Wilson’s determinism reduces people to puppets whose wires are pulled by their ancestors’ traits, or else to fish swimming in their genetic pool and lacking both the need and the ability to come up for air.
It’s from this intellectual premise that one could launch a devastating attack on Wilson’s soulless determinism. Accusing him of genocide is so perverse that it’s hardly sporting to aim one’s slings and arrows at those who mouth such gibberish. They should be told to shut up and stay silent until they’ve extricated their brains from the cesspit of bubbling emotions.
Yet it’s that unsporting target that Daniel Finkelstein has picked in The Times. Wilson, he writes, “was achingly, obviously right. How likely is it that human beings are the one species whose capacities and behaviour aren’t largely influenced by biology? If every other animal’s behaviour demands an evolutionary explanation, how can it possibly be that ours does not?”

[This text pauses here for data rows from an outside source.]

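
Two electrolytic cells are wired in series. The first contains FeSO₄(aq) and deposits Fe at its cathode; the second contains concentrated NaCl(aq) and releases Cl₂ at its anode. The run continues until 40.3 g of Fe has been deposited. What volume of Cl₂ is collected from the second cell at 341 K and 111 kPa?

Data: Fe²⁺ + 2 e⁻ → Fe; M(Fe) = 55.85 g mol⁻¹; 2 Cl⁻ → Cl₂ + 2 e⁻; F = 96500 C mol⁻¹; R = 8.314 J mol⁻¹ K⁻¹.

18.4 L

n(Fe) = 40.3 / 55.85 = 0.7216 mol, so n(e⁻) = 2 × 0.7216 = 1.443 mol.
The cells are in series, so the same 1.443 mol of electrons passes through the second cell.
2 Cl⁻ → Cl₂ + 2 e⁻ — 2 mol e⁻ per mol Cl₂, so n(Cl₂) = 1.443/2 = 0.7216 mol.
V = nRT/P = (0.7216 × 8.314 × 341) / (111 × 10³) = 0.0184 m³ = 18.4 L.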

Do you notice a copout? Wilson didn’t just maintain that our capacities and behaviour are “largely influenced by biology”. According to him, they are so influenced wholly.
That is a folly as glaring and, if you will, ‘progressive’ as the insistence on the genocidal nature of genetics. This folly springs from the materialist obscurantism involved in treating man as just another animal.
An animal man may be, but he is “achingly, obviously” not just an animal. Unlike a cat, a dog or for that matter an ant, man isn’t a walking replica of his genetic make-up. He is “achingly, obviously” endowed with faculties that transcend materialism.
Christianity uses terms like ‘soul’ and ‘free will’ in this context, while neuroscientists prefer talking about consciousness. They have spent untold billions in any currency you care to name on all those Genome Projects and Decades of the Brain, trying to find a material explanation for that extra-material factor – and predictably failed.
If anything, they’ve uncovered new barriers on the way to that destination. It was like a desert mirage: the closer neuropsychologists got to the oasis of knowledge, the farther it moved away.
Tarred as they are with the brush of our materialist, deracinated modernity, those scientists resort to the cardsharp’s trick of saying that yes, unfortunately they can’t yet prove that consciousness has a purely material explanation. But since we all know that’s the case, they’ll find the truth sooner or later.
The only thing they’ve found so far is that sometimes their scanner screens light up, and sometimes they don’t. It’s political bias, not scientific integrity, that prevents them from acknowledging that Dr Johnson, unburdened as he was by oscillographic technology, was right in his a priori statement.
Lord Finkelstein is commendably merciless to those brainless youngsters who didn’t see much difference between Wilson and Hitler. Yet he doesn’t realise that, by accepting the premise of man being just a bigger ant or a cleverer ape, he is one of those ‘progressives’ in every way that matters.
“We must defend good science against bad politics,” he writes. I agree. So do let’s start by defending good common sense against crude, hare-brained, demonstrably defunct materialism. As exemplified by Edward O Wilson, his gonadic detractors – and Lord Finkelstein.